Je ne peux pas parler au nom de mon collègue Bernard Deflesselles, je n'étais pas présent lors du bureau de la commission, je ne sais pas quelle a été la nature de vos débats. Mais, quelles que soient les décisions qui ont pu être prises par hypothèse à l'époque par le groupe Les Républicains – que j'ignore - le contexte aujourd'hui n'est plus le même, vous en conviendrez, après le vote politique du Parlement européen, une procédure assez inédite, et cela justifie de notre point de vue que l'opposition, que le groupe LR soit maintenant associé à ces travaux, de manière tout-à-fait constructive. C'est la raison pour laquelle je vous demande que l'examen de ce rapport et de cette proposition soit différé. C'est une proposition constructive et qui n'a pas d'objet polémique.

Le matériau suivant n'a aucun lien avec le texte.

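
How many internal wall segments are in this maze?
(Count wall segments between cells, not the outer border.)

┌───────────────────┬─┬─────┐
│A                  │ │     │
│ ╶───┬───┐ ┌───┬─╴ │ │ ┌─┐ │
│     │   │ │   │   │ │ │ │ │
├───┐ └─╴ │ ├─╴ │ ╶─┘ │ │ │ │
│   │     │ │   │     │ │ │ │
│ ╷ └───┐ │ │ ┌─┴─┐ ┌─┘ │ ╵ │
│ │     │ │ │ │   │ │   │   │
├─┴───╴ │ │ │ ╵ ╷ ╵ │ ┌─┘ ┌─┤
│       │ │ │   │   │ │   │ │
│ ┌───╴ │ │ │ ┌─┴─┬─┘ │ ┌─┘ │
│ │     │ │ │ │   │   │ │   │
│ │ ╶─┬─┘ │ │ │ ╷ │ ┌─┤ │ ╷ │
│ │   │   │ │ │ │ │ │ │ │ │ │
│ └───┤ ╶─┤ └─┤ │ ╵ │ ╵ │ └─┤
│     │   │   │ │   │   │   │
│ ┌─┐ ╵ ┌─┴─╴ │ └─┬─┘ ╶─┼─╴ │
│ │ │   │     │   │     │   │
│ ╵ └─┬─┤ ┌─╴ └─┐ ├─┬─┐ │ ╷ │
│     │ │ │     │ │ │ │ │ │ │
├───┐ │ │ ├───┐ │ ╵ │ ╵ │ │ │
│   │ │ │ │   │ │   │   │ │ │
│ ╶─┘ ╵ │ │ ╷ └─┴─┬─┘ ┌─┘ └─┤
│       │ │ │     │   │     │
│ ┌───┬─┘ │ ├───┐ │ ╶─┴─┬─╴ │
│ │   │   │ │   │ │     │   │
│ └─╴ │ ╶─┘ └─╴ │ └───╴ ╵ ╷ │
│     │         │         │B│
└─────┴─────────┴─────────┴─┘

Counting internal wall segments:
Total internal walls: 169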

Je m'associe à la démarche de mon collègue Michel Herbillon, et ces propos peuvent être partagés par l'ensemble des oppositions, et nous défendons nous aussi le pluralisme dans les rapports. Ce rapport établi par deux collègues de la majorité uniquement – il faudra vérifier cette question du refus du groupe LR de s'en saisir – démontre aussi le dysfonctionnement des règles que vous avez établies pour la répartition des rapports, dont le résultat est d'exclure les oppositions. En ce qui concerne le groupe Socialistes et apparentés, nous sommes 30 députés à l'Assemblée, trois dans cette commission et nous n'avons accès qu'à un seul rapport tous les six mois environ.
Il ne faut pas analyser les choses de manière simplement arithmétique, c'est le pluralisme qu'il faut respecter dans l'attribution des rapports, et pas simplement le fait que c'est au tour de tel ou tel groupe de prendre un rapport avec la majorité. Votre méthode, Madame la Présidente, doit être un peu assouplie. Nous étions capables, sous la précédente législature, mais aussi sous celle qui l'a précédée – je suis membre de cette commission depuis plus de dix ans, dans l'opposition, puis dans la majorité – et nous étions capables d'accepter le pluralisme des points de vue et nous avons toujours travaillé dans le consensus.
Suspension de séance.
Nous avons écouté avec attention les interventions de Mme Marietta Karamanli et M. Michel Herbillon. Toutefois, nous considérons qu'un travail long et approfondi a été fait et bien fait, que l'ensemble des sujets ont été évoqués et que tout est désormais connu. Certes, le Conseil et le Parlement européen ont, dans l'intervalle, pris position sur la situation de la Hongrie et de la Pologne, mais nous sommes membres d'un Parlement national libre de ses décisions. Nous sommes donc libres d'aller jusqu'au bout aujourd'hui et si cette décision déplaît à certains, ils ont le choix de rester ou de quitter la séance.
J'ai bien noté les propos de M. Ludovic Mendes et la manière extrêmement désobligeante qui est la sienne de nous demander de quitter la séance. Je trouve particulièrement regrettable et dommageable l'attitude de la majorité, ainsi que votre attitude, Madame la présidente, qui s'oppose totalement à celle que vous aviez annoncé vouloir adopter lors de votre élection et qui a été la vôtre jusqu'alors. Mais peut-être vous a-t-elle été imposée par votre majorité.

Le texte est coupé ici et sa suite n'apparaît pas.